Independent Business Association
April 04, 2008

(Published in the IBA Newsletter, April Issue)

As credit tightens and businesses look for opportunities to stretch their working capital and expand into new markets, small businesses are increasingly buying or selling goods on consignment. Under a typical consignment arrangement, goods are held by the buyer for use, improvement or resale, and the seller retains title until the goods are sold or otherwise used. This arrangement allows the buyer to defer payment on the goods until such time as the resale or other use takes place.

In consignment arrangements, sellers take large risks by delivering high volumes of goods to buyers before the goods are purchased. To minimize their risk in the sale, sellers can use the protections offered by the Uniform Commercial Code (UCC), a collection of standardized laws that apply to all commercial transactions, and the guidelines for consignments contained therein.

To protect its interest in the consigned inventory under the UCC, a seller must take the following steps before the consigned inventory is shipped:

1. The seller and buyer enter into a written consignment agreement governing the arrangement. The buyer grants the seller a security interest in the consigned inventory. The arrangement is defined as a true consignment (the seller retains title to the consigned inventory), not a secured sale.
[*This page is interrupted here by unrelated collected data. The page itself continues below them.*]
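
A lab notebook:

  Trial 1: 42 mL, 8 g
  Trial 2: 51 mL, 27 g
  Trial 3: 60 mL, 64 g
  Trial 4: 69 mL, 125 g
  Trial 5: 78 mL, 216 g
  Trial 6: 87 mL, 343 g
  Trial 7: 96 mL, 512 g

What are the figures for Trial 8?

105 mL, 729 g

ML goes 42, 51, 60, 69, 78, 87, 96 → 105 (+9 each step).
G: 8, 27, 64, 125, 216, 343, 512 → 729 (perfect cubes: 2³, 3³, 4³, …).
Putting it together: 105 mL, 729 g.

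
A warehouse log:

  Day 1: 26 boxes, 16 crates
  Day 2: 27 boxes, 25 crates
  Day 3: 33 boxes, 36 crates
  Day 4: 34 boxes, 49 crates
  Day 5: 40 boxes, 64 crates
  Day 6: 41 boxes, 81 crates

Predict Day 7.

47 boxes, 100 crates

Boxes — alternating steps +1, +6, +1, +6, …: 26, 27, 33, 34, 40, 41 → 47.
Crates: 16, 25, 36, 49, 64, 81 → 100 (perfect squares: 4², 5², 6², …).
Combining the parts gives 47 boxes, 100 crates.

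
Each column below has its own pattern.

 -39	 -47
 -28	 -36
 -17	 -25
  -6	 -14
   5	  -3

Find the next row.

First component: +11 each step, so -39, -28, -17, -6, 5 → 16.
For the second component, always 8 less than the first component: -47, -36, -25, -14, -3 → 8.
Combining the parts gives 16  8.

16  8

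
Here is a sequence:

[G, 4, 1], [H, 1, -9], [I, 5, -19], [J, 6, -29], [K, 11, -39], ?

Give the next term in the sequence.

[L, 17, -49]

Letter: G, H, I, J, K → L (letters move forward 1 place in the alphabet).
Second component: each term is the sum of the two before it, so 4, 1, 5, 6, 11 → 17.
Third component — −10 each step: 1, -9, -19, -29, -39 → -49.
Combining the parts gives [L, 17, -49].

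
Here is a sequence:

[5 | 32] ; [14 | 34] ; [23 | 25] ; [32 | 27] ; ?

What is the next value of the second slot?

For the second slot, alternating steps +2, −9, +2, −9, …: 32, 34, 25, 27 → 18.

18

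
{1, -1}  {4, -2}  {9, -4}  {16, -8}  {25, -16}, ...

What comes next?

{36, -32}

For the first slot, perfect squares: 1², 2², 3², …: 1, 4, 9, 16, 25 → 36.
Second slot: -1, -2, -4, -8, -16 → -32 (×2 each step).
So the next element is {36, -32}.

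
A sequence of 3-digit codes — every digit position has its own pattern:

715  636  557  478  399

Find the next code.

For the first digit, −1 each step, mod 10: 7, 6, 5, 4, 3 → 2.
Second digit: +2 each step, mod 10; 1, 3, 5, 7, 9 → 1.
Third digit — +1 each step, mod 10: 5, 6, 7, 8, 9 → 0.
So the next code is 210.

210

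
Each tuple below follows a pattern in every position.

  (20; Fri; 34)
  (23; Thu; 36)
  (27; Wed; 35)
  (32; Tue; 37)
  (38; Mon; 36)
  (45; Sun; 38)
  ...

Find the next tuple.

(53; Sat; 37)

First part — differences are 3, 4, 5, … (increasing by 1 each time): 20, 23, 27, 32, 38, 45 → 53.
Day: runs backward through the weekdays Mon→Sun; Fri, Thu, Wed, Tue, Mon, Sun → Sat.
Third part — alternating steps +2, −1, +2, −1, …: 34, 36, 35, 37, 36, 38 → 37.
So the next tuple is (53; Sat; 37).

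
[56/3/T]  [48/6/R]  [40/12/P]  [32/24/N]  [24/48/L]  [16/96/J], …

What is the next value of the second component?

Second component: ×2 each step; 3, 6, 12, 24, 48, 96 → 192.

192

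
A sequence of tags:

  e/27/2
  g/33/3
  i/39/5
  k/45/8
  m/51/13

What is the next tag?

o/57/21

Letter: letters move forward 2 places in the alphabet; e, g, i, k, m → o.
Second component: +6 each step, so 27, 33, 39, 45, 51 → 57.
Third component: each term is the sum of the two before it; 2, 3, 5, 8, 13 → 21.
Combining the parts gives o/57/21.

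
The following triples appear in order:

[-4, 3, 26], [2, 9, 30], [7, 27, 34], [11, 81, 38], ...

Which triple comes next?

[14, 243, 42]

First coordinate — differences are 6, 5, 4, … (decreasing by 1 each time): -4, 2, 7, 11 → 14.
Second coordinate goes 3, 9, 27, 81 → 243 (×3 each step).
Third coordinate: 26, 30, 34, 38 → 42 (+4 each step).
Putting it together: [14, 243, 42].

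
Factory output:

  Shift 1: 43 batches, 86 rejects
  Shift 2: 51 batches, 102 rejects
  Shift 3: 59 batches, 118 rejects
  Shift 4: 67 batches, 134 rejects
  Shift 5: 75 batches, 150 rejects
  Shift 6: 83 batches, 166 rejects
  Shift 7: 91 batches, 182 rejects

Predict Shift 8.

Batches: +8 each step; 43, 51, 59, 67, 75, 83, 91 → 99.
Rejects — always 2 × the batches: 86, 102, 118, 134, 150, 166, 182 → 198.
Combining the parts gives 99 batches, 198 rejects.

99 batches, 198 rejects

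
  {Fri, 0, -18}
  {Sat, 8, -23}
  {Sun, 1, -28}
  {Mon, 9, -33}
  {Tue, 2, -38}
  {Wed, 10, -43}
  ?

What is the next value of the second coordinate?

3

Second coordinate: alternating steps +8, −7, +8, −7, …; 0, 8, 1, 9, 2, 10 → 3.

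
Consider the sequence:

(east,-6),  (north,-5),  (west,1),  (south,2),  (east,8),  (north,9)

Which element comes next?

(west,15)

Direction: repeats east → north → west → south; east, north, west, south, east, north → west.
Second value: -6, -5, 1, 2, 8, 9 → 15 (alternating steps +1, +6, +1, +6, …).
So the next element is (west,15).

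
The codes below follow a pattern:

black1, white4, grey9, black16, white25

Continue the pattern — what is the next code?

Shade: black, white, grey, black, white → grey (repeats black → white → grey).
Second component: differences are 3, 5, 7, … (increasing by 2 each time), so 1, 4, 9, 16, 25 → 36.
Combining the parts gives grey36.

grey36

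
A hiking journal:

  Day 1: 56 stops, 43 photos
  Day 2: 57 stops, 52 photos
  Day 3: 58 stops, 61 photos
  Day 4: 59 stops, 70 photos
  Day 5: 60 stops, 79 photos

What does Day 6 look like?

61 stops, 88 photos

Stops: 56, 57, 58, 59, 60 → 61 (+1 each step).
Photos: 43, 52, 61, 70, 79 → 88 (+9 each step).
Putting it together: 61 stops, 88 photos.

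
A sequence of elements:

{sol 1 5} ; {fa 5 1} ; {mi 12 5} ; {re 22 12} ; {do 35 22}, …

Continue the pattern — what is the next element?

Note: runs backward through the solfège scale do→ti, so sol, fa, mi, re, do → ti.
Second component — differences are 4, 7, 10, … (increasing by 3 each time): 1, 5, 12, 22, 35 → 51.
Third component: always the previous value of the second component, so 5, 1, 5, 12, 22 → 35.
So the next element is {ti 51 35}.

{ti 51 35}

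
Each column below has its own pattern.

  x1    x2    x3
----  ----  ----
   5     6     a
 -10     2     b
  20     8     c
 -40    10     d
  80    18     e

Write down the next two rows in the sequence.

-160  28  f; 320  46  g

For the column x1, ×(-2) each step: 5, -10, 20, -40, 80 → -160 → 320.
Column x2: each term is the sum of the two before it, so 6, 2, 8, 10, 18 → 28 → 46.
For the column x3, letters move forward 1 place in the alphabet: a, b, c, d, e → f → g.
So the next two rows are -160  28  f and 320  46  g.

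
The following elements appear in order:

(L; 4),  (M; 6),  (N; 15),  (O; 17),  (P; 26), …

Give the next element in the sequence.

For the letter, letters move forward 1 place in the alphabet: L, M, N, O, P → Q.
For the second slot, alternating steps +2, +9, +2, +9, …: 4, 6, 15, 17, 26 → 28.
Putting it together: (Q; 28).

(Q; 28)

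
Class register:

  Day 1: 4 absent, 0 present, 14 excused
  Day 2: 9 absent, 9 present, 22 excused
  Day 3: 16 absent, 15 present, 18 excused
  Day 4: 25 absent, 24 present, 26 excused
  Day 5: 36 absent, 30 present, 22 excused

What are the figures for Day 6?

Absent — perfect squares: 2², 3², 4², …: 4, 9, 16, 25, 36 → 49.
Present — alternating steps +9, +6, +9, +6, …: 0, 9, 15, 24, 30 → 39.
For the excused, alternating steps +8, −4, +8, −4, …: 14, 22, 18, 26, 22 → 30.
Combining the parts gives 49 absent, 39 present, 30 excused.

49 absent, 39 present, 30 excused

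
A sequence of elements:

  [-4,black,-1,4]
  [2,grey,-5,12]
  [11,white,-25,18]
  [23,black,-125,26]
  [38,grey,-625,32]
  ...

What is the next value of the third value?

-3125

Third value: -1, -5, -25, -125, -625 → -3125 (×5 each step).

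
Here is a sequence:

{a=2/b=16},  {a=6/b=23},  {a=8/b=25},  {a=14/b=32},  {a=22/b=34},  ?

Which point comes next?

A goes 2, 6, 8, 14, 22 → 36 (each term is the sum of the two before it).
For the b, alternating steps +7, +2, +7, +2, …: 16, 23, 25, 32, 34 → 41.
Putting it together: {a=36/b=41}.

{a=36/b=41}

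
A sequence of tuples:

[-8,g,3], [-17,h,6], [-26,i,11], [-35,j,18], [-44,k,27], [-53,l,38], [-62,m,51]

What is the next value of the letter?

For the letter, letters move forward 1 place in the alphabet: g, h, i, j, k, l, m → n.

n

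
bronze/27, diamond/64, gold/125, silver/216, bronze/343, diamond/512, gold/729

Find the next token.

Rank: repeats bronze → diamond → gold → silver, so bronze, diamond, gold, silver, bronze, diamond, gold → silver.
For the second component, perfect cubes: 3³, 4³, 5³, …: 27, 64, 125, 216, 343, 512, 729 → 1000.
Putting it together: silver/1000.

silver/1000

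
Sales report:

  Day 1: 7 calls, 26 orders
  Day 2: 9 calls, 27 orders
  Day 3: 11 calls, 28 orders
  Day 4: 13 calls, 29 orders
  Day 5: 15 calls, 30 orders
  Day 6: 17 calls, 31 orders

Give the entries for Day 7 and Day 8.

Calls: +2 each step; 7, 9, 11, 13, 15, 17 → 19 → 21.
Orders: +1 each step; 26, 27, 28, 29, 30, 31 → 32 → 33.
Putting the parts together: 19 calls, 32 orders and then 21 calls, 33 orders.

19 calls, 32 orders; 21 calls, 33 orders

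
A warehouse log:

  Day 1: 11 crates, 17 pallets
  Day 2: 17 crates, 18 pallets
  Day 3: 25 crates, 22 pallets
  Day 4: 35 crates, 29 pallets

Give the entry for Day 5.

Crates: differences are 6, 8, 10, … (increasing by 2 each time); 11, 17, 25, 35 → 47.
For the pallets, differences are 1, 4, 7, … (increasing by 3 each time): 17, 18, 22, 29 → 39.
So the next line is 47 crates, 39 pallets.

47 crates, 39 pallets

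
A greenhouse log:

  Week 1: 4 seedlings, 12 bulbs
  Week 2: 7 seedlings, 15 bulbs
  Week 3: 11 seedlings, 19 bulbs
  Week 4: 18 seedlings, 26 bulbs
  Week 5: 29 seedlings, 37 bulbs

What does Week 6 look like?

Seedlings goes 4, 7, 11, 18, 29 → 47 (each term is the sum of the two before it).
For the bulbs, always 8 more than the seedlings: 12, 15, 19, 26, 37 → 55.
Putting it together: 47 seedlings, 55 bulbs.

47 seedlings, 55 bulbs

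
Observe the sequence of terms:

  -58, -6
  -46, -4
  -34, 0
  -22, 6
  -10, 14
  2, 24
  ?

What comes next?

First entry goes -58, -46, -34, -22, -10, 2 → 14 (+12 each step).
Second entry: differences are 2, 4, 6, … (increasing by 2 each time); -6, -4, 0, 6, 14, 24 → 36.
Putting it together: 14, 36.

14, 36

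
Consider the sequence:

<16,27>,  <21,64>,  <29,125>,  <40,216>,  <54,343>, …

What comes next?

First value: 16, 21, 29, 40, 54 → 71 (differences are 5, 8, 11, … (increasing by 3 each time)).
Second value goes 27, 64, 125, 216, 343 → 512 (perfect cubes: 3³, 4³, 5³, …).
Combining the parts gives <71,512>.

<71,512>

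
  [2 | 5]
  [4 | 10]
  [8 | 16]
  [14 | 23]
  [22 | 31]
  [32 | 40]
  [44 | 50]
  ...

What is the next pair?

[58 | 61]

First value: differences are 2, 4, 6, … (increasing by 2 each time), so 2, 4, 8, 14, 22, 32, 44 → 58.
For the second value, differences are 5, 6, 7, … (increasing by 1 each time): 5, 10, 16, 23, 31, 40, 50 → 61.
Combining the parts gives [58 | 61].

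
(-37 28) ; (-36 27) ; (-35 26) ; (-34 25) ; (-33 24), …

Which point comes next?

(-32 23)

First entry: -37, -36, -35, -34, -33 → -32 (+1 each step).
For the second entry, together with the first entry always sums to -9: 28, 27, 26, 25, 24 → 23.
So the next point is (-32 23).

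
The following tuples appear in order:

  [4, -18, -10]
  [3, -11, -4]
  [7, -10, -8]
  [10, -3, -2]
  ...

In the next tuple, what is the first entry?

17

First entry goes 4, 3, 7, 10 → 17 (each term is the sum of the two before it).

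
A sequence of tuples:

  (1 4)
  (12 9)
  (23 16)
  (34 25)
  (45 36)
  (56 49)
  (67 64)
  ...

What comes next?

For the first component, +11 each step: 1, 12, 23, 34, 45, 56, 67 → 78.
Second component: perfect squares: 2², 3², 4², …, so 4, 9, 16, 25, 36, 49, 64 → 81.
Putting it together: (78 81).

(78 81)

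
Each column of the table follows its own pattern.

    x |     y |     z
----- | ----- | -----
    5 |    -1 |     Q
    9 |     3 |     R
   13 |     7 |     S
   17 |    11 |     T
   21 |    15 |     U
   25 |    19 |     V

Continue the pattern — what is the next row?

Column x goes 5, 9, 13, 17, 21, 25 → 29 (+4 each step).
Column y: always 6 less than the column x, so -1, 3, 7, 11, 15, 19 → 23.
Column z — letters move forward 1 place in the alphabet: Q, R, S, T, U, V → W.
So the next row is 29  23  W.

29  23  W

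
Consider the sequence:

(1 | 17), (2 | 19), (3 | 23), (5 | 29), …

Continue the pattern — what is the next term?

For the first slot, each term is the sum of the two before it: 1, 2, 3, 5 → 8.
Second slot — differences are 2, 4, 6, … (increasing by 2 each time): 17, 19, 23, 29 → 37.
So the next term is (8 | 37).

(8 | 37)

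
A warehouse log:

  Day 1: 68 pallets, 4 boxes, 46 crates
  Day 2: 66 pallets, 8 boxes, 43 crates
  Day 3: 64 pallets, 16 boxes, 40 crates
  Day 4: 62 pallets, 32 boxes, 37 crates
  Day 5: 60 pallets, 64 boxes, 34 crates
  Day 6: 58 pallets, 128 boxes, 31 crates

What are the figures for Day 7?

Pallets: 68, 66, 64, 62, 60, 58 → 56 (−2 each step).
Boxes: 4, 8, 16, 32, 64, 128 → 256 (×2 each step).
Crates: 46, 43, 40, 37, 34, 31 → 28 (−3 each step).
Combining the parts gives 56 pallets, 256 boxes, 28 crates.

56 pallets, 256 boxes, 28 crates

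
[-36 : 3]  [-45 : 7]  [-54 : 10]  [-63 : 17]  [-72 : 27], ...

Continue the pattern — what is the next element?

First entry: -36, -45, -54, -63, -72 → -81 (−9 each step).
Second entry — each term is the sum of the two before it: 3, 7, 10, 17, 27 → 44.
Putting it together: [-81 : 44].

[-81 : 44]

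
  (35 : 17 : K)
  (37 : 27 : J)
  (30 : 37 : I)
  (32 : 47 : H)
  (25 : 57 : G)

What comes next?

(27 : 67 : F)

First component — alternating steps +2, −7, +2, −7, …: 35, 37, 30, 32, 25 → 27.
Second component — +10 each step: 17, 27, 37, 47, 57 → 67.
Letter: K, J, I, H, G → F (letters move back 1 place in the alphabet).
So the next term is (27 : 67 : F).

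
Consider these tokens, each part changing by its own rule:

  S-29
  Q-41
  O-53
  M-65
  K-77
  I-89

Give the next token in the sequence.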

2. The seller files a proper financing statement in accordance with the UCC, naming the seller as secured party and the buyer as debtor, and describing the consigned inventory. 3. The seller sends written notice to all parties with liens on the buyer’s inventory describing the consignment arrangement, the consigned inventory and the date on or after which the consigned inventory is to be delivered to the buyer. A UCC lien search should be performed to determine all such parties.

4. Every five years, the seller files a continuation statement and new notice to all parties with liens in the buyer’s inventory.

If any of these steps are omitted, or if the goods are shipped prematurely, the consequences for the seller can be devastating. A secured creditor of the buyer could claim superior rights in the consigned inventory and any proceeds of the inventory, and a bankruptcy trustee may be able to avoid the consignment entirely. Additionally, if the seller has a lender with a security interest in the seller’s inventory, that lender may now have lost its lien or the priority of its lien in the consigned inventory. Consignments can be a great way to introduce products in new markets and expand customer bases; however, by not complying with the UCC rules governing consignments, sellers take significant risks. Ultimately, they can lose some, if not all of their interests in the consigned inventory and could be left with only unsecured claims against their customers for payment for the inventory.